Below is the political cartoon his earth-shattering scientific announcement sparked. John Martin received a higher calling as he succumbed to sudden cancer just weeks before the first of many open sea tests of his idea was performed. My work following in his charted course was a demonstration in 2012 in the world’s largest ocean ‘John Martin’ experiment. It proved without a shadow of a doubt that John’s math was spot on, just a half a shipload of iron ore rock dust is more than sufficient to bring all of the world’s ocean pastures back to health and abundance. The bit about creating an ice age was hyperbole. Restored ocean pastures can manage the lions share of mankind’s CO2, but not all.

JohnMartinCartoon

Unraveling the Gordian Knot of Ocean Pasture Dust Ecology. It seems the elder President Bush approved.

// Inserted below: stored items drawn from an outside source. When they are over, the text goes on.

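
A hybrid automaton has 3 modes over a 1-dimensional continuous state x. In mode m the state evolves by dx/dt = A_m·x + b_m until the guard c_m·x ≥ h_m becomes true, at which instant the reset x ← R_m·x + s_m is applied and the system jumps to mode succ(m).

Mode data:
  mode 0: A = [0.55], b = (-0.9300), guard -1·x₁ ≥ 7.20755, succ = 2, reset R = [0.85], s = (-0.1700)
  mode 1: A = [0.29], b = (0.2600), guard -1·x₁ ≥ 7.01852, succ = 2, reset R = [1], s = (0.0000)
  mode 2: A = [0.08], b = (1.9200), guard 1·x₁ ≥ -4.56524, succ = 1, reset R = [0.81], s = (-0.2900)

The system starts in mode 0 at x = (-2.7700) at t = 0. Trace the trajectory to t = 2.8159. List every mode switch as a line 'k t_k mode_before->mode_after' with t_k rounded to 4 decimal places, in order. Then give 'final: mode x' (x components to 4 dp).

1 1.2555 0->2
2 2.4217 2->1
final: 1 -4.3622

Mode 0: guard c·x = 7.2076 hit at Δt = 1.2555 (t = 1.2555), x⁻ = (-7.2075) → reset → x⁺ = (-6.2964), jump to mode 2
Mode 2: guard c·x = -4.5652 hit at Δt = 1.1662 (t = 2.4217), x⁻ = (-4.5652) → reset → x⁺ = (-3.9878), jump to mode 1
Mode 1: flow for 0.3942 to horizon, guard not reached → x = (-4.3622)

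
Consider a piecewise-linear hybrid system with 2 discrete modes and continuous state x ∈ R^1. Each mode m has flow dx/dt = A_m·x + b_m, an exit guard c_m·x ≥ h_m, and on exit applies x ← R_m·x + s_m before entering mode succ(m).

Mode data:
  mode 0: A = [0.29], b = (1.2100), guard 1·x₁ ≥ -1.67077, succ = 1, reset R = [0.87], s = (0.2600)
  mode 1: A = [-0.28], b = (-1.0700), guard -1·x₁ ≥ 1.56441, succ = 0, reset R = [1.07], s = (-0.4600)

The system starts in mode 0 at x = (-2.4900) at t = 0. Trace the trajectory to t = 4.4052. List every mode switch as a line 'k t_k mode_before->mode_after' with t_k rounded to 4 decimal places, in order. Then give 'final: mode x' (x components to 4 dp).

1 1.3680 0->1
2 1.9113 1->0
3 2.6173 0->1
4 3.1606 1->0
5 3.8666 0->1
final: 1 -1.5615

Mode 0: guard c·x = -1.6708 hit at Δt = 1.3680 (t = 1.3680), x⁻ = (-1.6708) → reset → x⁺ = (-1.1936), jump to mode 1
Mode 1: guard c·x = 1.5644 hit at Δt = 0.5433 (t = 1.9113), x⁻ = (-1.5644) → reset → x⁺ = (-2.1339), jump to mode 0
Mode 0: guard c·x = -1.6708 hit at Δt = 0.7060 (t = 2.6173), x⁻ = (-1.6708) → reset → x⁺ = (-1.1936), jump to mode 1
Mode 1: guard c·x = 1.5644 hit at Δt = 0.5433 (t = 3.1606), x⁻ = (-1.5644) → reset → x⁺ = (-2.1339), jump to mode 0
Mode 0: guard c·x = -1.6708 hit at Δt = 0.7060 (t = 3.8666), x⁻ = (-1.6708) → reset → x⁺ = (-1.1936), jump to mode 1
Mode 1: flow for 0.5386 to horizon, guard not reached → x = (-1.5615)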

We can do it, if we do it in time

To replenish and restore vast ocean pastures is a simple task, it doesn’t require large numbers of people, mere tens of people, not tens of thousands. It doesn’t take much time to carry out the work of being ocean stewards months every year, think of it like the care of any pasture. It won’t cost a fortune. Nothing like the trillions of dollars approved at the recent Paris Climate Change meeting and being promoted by billionaires and movie stars. Mere millions spent to restore and care for California’s ocean pastures will immediately bring those ‘sardine’ pastures back to a condition of health and abundance they and we once enjoyed. We don’t need a single penny of your tax dollars!

Pacific Ocean Pasture Restoration

Click to read more

The proof of our success will be immediately revealed to us as billions of additional sardine swim in our restored California ocean pastures into our nets and onto our plates with far more remaining to feed all the sea lions, seals, sea birds, and all of ocean life.